Dans l'exemple (29), il s'agit d'un problème de surgénéralisation de la forme du passé simple d'un verbe du 1er groupe à un verbe du 3ème groupe. C'est le cas le plus fréquemment relevé chez les 3/4 ans. Néanmoins, il existe aussi des cas de surgénéralisation des formes du passé simple des verbes du 1er groupe aux verbes du 2ème groupe et inversement, mais ces cas de figure sont plus rares. Nos sujets de 3/4 ans éprouvent des difficultés à conjuguer le passé simple, et cela est d'autant plus vrai que sur 17 formes utilisées par deux sujets seulement, 1/4 est erroné. Mais les 3/4 ans rencontrent également des difficultés quant au choix de l'auxiliaire dans la conjugaison du passé composé.

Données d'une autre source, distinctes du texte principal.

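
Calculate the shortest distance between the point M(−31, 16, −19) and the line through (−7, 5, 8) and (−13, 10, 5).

3√34

A direction vector is d = (−6, 5, −3).
AP = (−24, 11, −27); AP·d = 280, |AP|² = 1426, |d|² = 70.
distance² = |AP|² − (AP·d)²/|d|² = 1426 − 78400/70 = 306, so the distance is 3√34.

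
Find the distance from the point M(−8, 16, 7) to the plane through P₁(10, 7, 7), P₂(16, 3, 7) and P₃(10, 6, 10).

9/√14

P₁P₂ = (6, −4, 0) and P₁P₃ = (0, −1, 3), so a normal is n = P₁P₂ × P₁P₃ = (−12, −18, −6).
Then n·(−8, 16, 7) − (−288) = 54.
|n| = √(144 + 324 + 36) = 6√14, so the distance is |54|/(6√14) = 9√14/14.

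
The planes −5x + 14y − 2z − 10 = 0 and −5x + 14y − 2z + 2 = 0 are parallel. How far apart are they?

Both planes have normal n = (−5, 14, −2), |n| = 15. Any point on the first plane is at distance |(-2) − 10|/|n| = 12/15 = 4/5 from the second.

4/5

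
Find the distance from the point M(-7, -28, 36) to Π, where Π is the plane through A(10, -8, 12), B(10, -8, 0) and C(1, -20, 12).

8/5

AB = (0, 0, -12) and AC = (-9, -12, 0), so a normal is n = AB × AC = (-144, 108, 0).
Then n·(-7, -28, 36) - (-2304) = 288.
|n| = √(20736 + 11664 + 0) = 180, so the distance is |288|/180 = 8/5.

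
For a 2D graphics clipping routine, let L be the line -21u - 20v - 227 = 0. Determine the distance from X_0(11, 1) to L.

478/29

d = |(-21)·11 + (-20)·1 − 227| / √(441 + 400) = |-478|/29 = 478/29.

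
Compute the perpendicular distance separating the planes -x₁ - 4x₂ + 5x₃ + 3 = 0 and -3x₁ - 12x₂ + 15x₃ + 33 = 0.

Divide the second equation by 3 to match normals: -x₁ - 4x₂ + 5x₃ = -11.
With common normal n = (-1, -4, 5) (|n| = √42), the distance is |(-3) − (-11)|/|n| = 8/√42.

8/√42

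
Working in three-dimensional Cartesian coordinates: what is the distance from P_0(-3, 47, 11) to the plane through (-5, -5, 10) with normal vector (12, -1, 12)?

The plane has equation n·(r − (-5, -5, 10)) = 0, i.e. n·r = 65.
Then n·(-3, 47, 11) - 65 = -16.
|n| = √(144 + 1 + 144) = 17, so the distance is |-16|/17 = 16/17.

16/17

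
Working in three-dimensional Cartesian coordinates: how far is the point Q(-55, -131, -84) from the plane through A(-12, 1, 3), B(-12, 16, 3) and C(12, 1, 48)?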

Deux sujets optent pour avoir au lieu d'être, un sujet pour être au lieu d'avoir.

(30) 03;08d 5- 009 là - il est trouvé une ruche /

Enfin, notre catégorie "divers" comprend une erreur sur le participe passé (il a courir au lieu de il a couru) et des problèmes d'accord de nombre entre le verbe et son sujet.

V. 5. 1. 2. Clauses à verbe non fléchi58chez les 3/4 ans

Les 14 sujets de 3/4 ans de notre corpus produisent 622 clauses au total. Un grand nombre de ces clauses (94%) comprennent un verbe fléchi, mais 6% n'en comprennent pas. Nous commençons donc par examiner la nature et la fonction de ces dernières dans la réalisation de la narration, avant de nous pencher de manière plus exhaustive sur les clauses dont le verbe principal est marqué temporellement.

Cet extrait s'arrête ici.